The knowledge that these attacks could very well (and do) happen is a widespread theme.
James Blake, the CISO at Rubrik, stresses how important it is that businesses also give recovery strategies equal attention.
“Ransomware has driven collaboration between IT and security, in more of a resiliency-focused mindset.”
“We need to focus not just on recovery, because recovery is rebuilding from rubble. Resilience is the ability to withstand that attack at a degraded level yet still be able to continue serving business.”
According to Blake, there is an intrinsic flaw with the way that businesses currently perceive, and mitigate, the risk of cyberattacks.
“This is the security model we're all used to – walls and moats. And we build the walls higher and we build the moat wider, but the adversary has the first-mover advantage.”
“We can only learn what they're doing after they've done it. Right? So, if they think of a new way of doing things, there's always a lag. There's always a period where our defensive and protective controls won't work properly. And, as soon as we build those walls higher and the moats wider, they build better boats or Trojan horses.”

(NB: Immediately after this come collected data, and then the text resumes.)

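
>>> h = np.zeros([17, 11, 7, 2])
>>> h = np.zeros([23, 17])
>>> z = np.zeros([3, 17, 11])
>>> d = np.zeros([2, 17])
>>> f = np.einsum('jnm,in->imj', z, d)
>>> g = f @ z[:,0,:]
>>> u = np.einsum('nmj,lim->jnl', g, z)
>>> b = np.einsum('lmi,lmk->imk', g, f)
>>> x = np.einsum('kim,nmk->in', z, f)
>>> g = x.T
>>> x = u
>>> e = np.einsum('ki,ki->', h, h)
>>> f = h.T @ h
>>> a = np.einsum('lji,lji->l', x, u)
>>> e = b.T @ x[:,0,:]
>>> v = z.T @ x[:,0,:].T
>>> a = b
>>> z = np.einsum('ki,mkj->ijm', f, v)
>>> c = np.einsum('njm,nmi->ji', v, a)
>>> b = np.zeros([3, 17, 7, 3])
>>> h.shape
(23, 17)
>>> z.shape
(17, 11, 11)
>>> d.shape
(2, 17)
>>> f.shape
(17, 17)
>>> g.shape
(2, 17)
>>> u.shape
(11, 2, 3)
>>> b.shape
(3, 17, 7, 3)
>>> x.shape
(11, 2, 3)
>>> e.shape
(3, 11, 3)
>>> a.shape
(11, 11, 3)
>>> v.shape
(11, 17, 11)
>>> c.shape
(17, 3)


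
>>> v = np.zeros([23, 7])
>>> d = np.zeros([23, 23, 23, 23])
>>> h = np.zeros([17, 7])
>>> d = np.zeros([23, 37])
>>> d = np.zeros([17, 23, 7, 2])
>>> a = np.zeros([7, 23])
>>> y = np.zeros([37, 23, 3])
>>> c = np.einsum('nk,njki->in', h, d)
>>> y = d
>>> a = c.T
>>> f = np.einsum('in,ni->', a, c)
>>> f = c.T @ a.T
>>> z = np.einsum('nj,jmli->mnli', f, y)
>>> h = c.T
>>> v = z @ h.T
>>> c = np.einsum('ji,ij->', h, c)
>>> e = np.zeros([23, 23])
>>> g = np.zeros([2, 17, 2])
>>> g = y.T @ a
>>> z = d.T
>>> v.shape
(23, 17, 7, 17)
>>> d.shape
(17, 23, 7, 2)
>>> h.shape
(17, 2)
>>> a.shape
(17, 2)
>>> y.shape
(17, 23, 7, 2)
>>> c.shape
()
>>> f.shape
(17, 17)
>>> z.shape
(2, 7, 23, 17)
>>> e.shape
(23, 23)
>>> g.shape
(2, 7, 23, 2)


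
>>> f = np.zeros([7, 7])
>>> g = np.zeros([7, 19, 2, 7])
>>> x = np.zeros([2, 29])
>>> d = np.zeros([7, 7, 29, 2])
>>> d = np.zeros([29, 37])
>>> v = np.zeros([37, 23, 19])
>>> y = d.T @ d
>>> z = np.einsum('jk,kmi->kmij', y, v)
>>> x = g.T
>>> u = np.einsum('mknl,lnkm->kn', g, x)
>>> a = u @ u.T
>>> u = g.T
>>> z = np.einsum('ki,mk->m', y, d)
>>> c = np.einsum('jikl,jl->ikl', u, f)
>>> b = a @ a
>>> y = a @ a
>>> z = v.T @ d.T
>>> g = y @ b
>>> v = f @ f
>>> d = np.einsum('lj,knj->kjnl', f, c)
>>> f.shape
(7, 7)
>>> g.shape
(19, 19)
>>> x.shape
(7, 2, 19, 7)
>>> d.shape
(2, 7, 19, 7)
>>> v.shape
(7, 7)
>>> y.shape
(19, 19)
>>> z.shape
(19, 23, 29)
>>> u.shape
(7, 2, 19, 7)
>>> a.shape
(19, 19)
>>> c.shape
(2, 19, 7)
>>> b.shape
(19, 19)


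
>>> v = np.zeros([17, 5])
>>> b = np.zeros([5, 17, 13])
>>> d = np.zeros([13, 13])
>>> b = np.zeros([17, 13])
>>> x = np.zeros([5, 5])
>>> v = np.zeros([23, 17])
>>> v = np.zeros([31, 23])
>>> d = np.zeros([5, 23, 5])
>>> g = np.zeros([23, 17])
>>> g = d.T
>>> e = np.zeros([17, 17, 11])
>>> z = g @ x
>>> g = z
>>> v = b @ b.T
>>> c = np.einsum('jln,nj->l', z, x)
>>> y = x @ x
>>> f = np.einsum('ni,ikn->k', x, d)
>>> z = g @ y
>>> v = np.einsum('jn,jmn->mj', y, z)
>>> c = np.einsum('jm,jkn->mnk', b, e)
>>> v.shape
(23, 5)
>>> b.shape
(17, 13)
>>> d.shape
(5, 23, 5)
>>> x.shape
(5, 5)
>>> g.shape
(5, 23, 5)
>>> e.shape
(17, 17, 11)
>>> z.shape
(5, 23, 5)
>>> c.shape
(13, 11, 17)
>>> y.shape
(5, 5)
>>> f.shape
(23,)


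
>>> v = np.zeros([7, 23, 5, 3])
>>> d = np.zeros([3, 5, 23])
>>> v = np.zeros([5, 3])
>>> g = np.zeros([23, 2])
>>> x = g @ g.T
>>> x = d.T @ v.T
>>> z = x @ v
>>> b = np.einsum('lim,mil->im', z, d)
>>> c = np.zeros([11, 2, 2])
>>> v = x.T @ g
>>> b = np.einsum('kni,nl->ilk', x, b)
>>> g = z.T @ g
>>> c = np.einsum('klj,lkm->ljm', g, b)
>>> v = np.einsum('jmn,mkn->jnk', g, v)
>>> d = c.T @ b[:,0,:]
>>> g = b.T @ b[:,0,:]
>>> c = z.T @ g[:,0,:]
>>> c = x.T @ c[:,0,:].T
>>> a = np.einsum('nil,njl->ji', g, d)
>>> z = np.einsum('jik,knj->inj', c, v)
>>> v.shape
(3, 2, 5)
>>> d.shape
(23, 2, 23)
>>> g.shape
(23, 3, 23)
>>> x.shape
(23, 5, 5)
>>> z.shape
(5, 2, 5)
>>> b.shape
(5, 3, 23)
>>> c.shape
(5, 5, 3)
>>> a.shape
(2, 3)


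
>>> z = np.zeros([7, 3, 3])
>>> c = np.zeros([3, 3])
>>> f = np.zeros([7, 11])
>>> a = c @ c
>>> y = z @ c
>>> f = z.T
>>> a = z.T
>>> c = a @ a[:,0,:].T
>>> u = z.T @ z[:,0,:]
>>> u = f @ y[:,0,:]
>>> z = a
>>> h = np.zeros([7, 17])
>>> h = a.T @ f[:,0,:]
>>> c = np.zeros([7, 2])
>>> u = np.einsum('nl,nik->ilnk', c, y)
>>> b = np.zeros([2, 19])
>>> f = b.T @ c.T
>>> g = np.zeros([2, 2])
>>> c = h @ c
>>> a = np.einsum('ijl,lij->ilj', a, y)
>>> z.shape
(3, 3, 7)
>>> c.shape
(7, 3, 2)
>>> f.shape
(19, 7)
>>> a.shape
(3, 7, 3)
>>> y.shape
(7, 3, 3)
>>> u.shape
(3, 2, 7, 3)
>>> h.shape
(7, 3, 7)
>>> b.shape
(2, 19)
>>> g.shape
(2, 2)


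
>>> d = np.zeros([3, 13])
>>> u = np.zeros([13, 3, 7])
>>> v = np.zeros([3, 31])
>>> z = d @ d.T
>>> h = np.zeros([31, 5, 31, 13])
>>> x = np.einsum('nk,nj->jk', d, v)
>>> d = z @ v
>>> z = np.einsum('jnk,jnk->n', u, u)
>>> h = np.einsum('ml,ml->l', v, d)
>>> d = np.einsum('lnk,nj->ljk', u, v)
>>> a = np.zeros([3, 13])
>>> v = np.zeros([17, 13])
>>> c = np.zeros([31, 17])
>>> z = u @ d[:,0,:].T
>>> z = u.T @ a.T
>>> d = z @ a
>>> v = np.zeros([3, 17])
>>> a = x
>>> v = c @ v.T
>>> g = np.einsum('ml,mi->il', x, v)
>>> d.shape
(7, 3, 13)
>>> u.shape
(13, 3, 7)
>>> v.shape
(31, 3)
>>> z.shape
(7, 3, 3)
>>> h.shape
(31,)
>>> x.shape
(31, 13)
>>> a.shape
(31, 13)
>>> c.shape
(31, 17)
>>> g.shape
(3, 13)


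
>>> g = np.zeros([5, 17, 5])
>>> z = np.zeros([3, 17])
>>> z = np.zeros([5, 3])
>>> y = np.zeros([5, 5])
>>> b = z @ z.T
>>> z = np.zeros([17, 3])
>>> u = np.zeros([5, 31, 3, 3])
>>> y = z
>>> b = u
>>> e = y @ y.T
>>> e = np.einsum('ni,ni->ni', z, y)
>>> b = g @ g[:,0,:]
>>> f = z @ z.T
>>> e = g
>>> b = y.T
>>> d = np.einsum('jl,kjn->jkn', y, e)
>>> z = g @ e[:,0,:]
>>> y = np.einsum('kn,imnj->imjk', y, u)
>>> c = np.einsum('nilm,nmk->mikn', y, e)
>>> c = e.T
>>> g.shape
(5, 17, 5)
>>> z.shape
(5, 17, 5)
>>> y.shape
(5, 31, 3, 17)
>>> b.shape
(3, 17)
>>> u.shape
(5, 31, 3, 3)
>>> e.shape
(5, 17, 5)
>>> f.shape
(17, 17)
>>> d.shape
(17, 5, 5)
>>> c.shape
(5, 17, 5)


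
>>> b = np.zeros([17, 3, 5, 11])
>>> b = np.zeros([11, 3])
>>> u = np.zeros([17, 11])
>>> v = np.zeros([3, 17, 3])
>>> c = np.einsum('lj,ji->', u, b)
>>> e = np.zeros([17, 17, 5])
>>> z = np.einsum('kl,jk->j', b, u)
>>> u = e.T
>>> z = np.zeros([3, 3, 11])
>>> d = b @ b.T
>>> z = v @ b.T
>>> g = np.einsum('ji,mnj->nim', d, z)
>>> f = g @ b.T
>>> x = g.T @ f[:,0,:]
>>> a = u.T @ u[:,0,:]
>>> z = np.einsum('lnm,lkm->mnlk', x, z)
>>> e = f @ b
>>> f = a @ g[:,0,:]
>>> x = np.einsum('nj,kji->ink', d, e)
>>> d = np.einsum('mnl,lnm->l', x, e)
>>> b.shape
(11, 3)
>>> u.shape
(5, 17, 17)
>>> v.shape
(3, 17, 3)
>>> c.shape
()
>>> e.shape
(17, 11, 3)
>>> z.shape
(11, 11, 3, 17)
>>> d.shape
(17,)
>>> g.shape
(17, 11, 3)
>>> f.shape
(17, 17, 3)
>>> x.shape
(3, 11, 17)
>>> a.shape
(17, 17, 17)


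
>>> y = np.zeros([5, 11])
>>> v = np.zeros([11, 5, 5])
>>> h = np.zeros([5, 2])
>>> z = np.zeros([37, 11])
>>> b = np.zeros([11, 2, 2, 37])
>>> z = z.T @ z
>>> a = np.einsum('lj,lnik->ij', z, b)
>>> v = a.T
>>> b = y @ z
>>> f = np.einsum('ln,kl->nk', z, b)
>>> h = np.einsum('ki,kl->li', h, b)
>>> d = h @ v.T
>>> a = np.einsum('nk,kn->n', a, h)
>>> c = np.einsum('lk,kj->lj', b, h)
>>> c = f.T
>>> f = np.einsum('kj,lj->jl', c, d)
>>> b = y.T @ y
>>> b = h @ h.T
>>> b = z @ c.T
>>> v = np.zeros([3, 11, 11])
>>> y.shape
(5, 11)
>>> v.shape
(3, 11, 11)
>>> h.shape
(11, 2)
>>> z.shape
(11, 11)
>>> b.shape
(11, 5)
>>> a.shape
(2,)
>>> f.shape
(11, 11)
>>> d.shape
(11, 11)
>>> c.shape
(5, 11)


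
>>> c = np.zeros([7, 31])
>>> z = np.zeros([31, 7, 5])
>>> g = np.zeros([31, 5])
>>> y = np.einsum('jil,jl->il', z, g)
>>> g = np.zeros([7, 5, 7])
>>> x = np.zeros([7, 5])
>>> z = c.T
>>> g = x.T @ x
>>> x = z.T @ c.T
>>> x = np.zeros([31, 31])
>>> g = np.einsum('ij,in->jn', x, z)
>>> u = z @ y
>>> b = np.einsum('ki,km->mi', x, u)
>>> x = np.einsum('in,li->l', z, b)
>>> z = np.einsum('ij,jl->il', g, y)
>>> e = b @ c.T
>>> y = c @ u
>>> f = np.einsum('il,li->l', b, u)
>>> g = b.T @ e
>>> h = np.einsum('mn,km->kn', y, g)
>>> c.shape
(7, 31)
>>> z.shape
(31, 5)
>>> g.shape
(31, 7)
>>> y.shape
(7, 5)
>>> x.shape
(5,)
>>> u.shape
(31, 5)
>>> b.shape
(5, 31)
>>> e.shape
(5, 7)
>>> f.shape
(31,)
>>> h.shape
(31, 5)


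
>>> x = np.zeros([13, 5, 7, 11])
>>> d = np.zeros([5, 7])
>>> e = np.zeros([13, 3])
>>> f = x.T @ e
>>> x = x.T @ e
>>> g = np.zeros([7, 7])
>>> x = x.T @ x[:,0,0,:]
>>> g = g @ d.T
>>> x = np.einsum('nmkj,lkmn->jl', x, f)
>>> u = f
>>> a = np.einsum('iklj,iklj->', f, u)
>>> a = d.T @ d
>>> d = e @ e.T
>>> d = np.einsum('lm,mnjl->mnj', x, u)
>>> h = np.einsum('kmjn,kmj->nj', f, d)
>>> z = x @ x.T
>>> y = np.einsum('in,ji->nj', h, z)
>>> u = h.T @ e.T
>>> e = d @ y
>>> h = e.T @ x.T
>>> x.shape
(3, 11)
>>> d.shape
(11, 7, 5)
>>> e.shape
(11, 7, 3)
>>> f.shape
(11, 7, 5, 3)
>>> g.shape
(7, 5)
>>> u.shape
(5, 13)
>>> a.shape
(7, 7)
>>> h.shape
(3, 7, 3)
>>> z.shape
(3, 3)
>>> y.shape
(5, 3)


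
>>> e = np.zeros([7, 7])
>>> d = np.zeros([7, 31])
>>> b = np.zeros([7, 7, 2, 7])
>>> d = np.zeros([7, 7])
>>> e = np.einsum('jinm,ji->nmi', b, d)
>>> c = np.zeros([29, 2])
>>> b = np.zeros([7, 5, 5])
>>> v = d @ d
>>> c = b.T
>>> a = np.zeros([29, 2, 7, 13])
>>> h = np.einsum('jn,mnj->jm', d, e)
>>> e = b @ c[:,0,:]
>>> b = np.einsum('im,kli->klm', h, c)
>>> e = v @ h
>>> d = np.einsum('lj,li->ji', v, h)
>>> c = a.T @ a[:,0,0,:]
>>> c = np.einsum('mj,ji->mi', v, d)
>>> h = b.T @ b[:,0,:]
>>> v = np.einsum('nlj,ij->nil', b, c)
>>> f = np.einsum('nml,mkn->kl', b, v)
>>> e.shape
(7, 2)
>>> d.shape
(7, 2)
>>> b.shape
(5, 5, 2)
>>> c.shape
(7, 2)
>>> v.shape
(5, 7, 5)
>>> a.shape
(29, 2, 7, 13)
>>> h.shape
(2, 5, 2)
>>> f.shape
(7, 2)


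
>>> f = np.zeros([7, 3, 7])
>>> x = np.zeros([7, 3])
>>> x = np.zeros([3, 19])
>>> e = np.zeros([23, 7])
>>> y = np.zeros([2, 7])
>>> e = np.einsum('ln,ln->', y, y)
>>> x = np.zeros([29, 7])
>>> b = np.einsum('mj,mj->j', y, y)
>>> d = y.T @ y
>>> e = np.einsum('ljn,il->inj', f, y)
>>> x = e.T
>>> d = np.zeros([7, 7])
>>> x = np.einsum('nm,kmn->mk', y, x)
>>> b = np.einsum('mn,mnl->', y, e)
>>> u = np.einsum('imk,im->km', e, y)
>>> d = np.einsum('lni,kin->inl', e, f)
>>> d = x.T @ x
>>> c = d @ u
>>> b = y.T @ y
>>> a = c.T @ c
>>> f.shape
(7, 3, 7)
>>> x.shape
(7, 3)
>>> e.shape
(2, 7, 3)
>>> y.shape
(2, 7)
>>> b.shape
(7, 7)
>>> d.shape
(3, 3)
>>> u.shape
(3, 7)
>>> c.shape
(3, 7)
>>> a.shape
(7, 7)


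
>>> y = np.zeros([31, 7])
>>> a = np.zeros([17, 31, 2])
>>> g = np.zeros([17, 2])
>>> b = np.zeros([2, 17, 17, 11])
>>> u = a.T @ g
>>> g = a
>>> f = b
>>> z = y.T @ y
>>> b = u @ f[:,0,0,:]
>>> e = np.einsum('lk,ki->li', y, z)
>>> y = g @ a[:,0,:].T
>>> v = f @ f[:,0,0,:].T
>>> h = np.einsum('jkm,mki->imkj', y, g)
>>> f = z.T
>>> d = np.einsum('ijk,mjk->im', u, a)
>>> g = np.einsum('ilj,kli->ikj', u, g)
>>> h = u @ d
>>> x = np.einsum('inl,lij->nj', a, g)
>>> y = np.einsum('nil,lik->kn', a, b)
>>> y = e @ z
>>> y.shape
(31, 7)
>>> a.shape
(17, 31, 2)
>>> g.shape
(2, 17, 2)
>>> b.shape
(2, 31, 11)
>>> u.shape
(2, 31, 2)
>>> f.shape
(7, 7)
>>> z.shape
(7, 7)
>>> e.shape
(31, 7)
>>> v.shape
(2, 17, 17, 2)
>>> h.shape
(2, 31, 17)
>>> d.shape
(2, 17)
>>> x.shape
(31, 2)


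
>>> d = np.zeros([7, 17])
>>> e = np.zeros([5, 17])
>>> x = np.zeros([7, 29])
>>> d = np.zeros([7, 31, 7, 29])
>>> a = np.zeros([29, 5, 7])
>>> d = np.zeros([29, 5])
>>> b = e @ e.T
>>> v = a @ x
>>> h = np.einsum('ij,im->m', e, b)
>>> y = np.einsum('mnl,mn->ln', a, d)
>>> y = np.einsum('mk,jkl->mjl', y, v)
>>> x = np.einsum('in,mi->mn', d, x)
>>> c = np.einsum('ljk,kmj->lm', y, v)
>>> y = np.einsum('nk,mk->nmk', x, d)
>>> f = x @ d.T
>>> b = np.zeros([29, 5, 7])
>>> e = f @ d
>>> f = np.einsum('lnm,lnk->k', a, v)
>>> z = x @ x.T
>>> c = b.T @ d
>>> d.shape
(29, 5)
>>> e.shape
(7, 5)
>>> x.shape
(7, 5)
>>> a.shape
(29, 5, 7)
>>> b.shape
(29, 5, 7)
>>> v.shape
(29, 5, 29)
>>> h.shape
(5,)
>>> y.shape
(7, 29, 5)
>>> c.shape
(7, 5, 5)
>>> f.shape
(29,)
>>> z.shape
(7, 7)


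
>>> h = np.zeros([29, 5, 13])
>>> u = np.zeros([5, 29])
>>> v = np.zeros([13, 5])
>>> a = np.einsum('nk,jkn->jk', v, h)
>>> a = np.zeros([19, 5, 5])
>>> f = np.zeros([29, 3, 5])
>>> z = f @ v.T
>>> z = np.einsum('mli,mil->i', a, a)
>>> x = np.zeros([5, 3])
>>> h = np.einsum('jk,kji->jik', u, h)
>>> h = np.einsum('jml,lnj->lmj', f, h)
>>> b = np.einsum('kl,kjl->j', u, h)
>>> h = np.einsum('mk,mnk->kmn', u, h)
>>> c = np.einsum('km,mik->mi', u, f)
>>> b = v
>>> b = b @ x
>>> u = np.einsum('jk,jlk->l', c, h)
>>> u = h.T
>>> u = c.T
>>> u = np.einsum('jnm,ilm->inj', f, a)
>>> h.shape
(29, 5, 3)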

To overcome this cyberattack cycle, Blake recommends that businesses divert their budgets appropriately and intuitively, so that they are prepared for the worst-case scenario and equip their business with the foundations to recover from it.
“We spend on average 85 - 95% of our budgets on likelihood reduction, but we spend about 5 - 10% of our budgets on impact reduction.”
“So, the way I look at it is, it’s like a cardboard tank: we're spending all this money on likelihood reduction, and all we're doing is making the tank slightly faster, slightly harder to hit. But when you hit it, it’s completely destroyed and causes unbelievable amounts of damage.
“We need to focus on impact, because we are losing the prevention-and-detection battle. But that doesn't mean we need to lose the overall battle,” Blake recommends.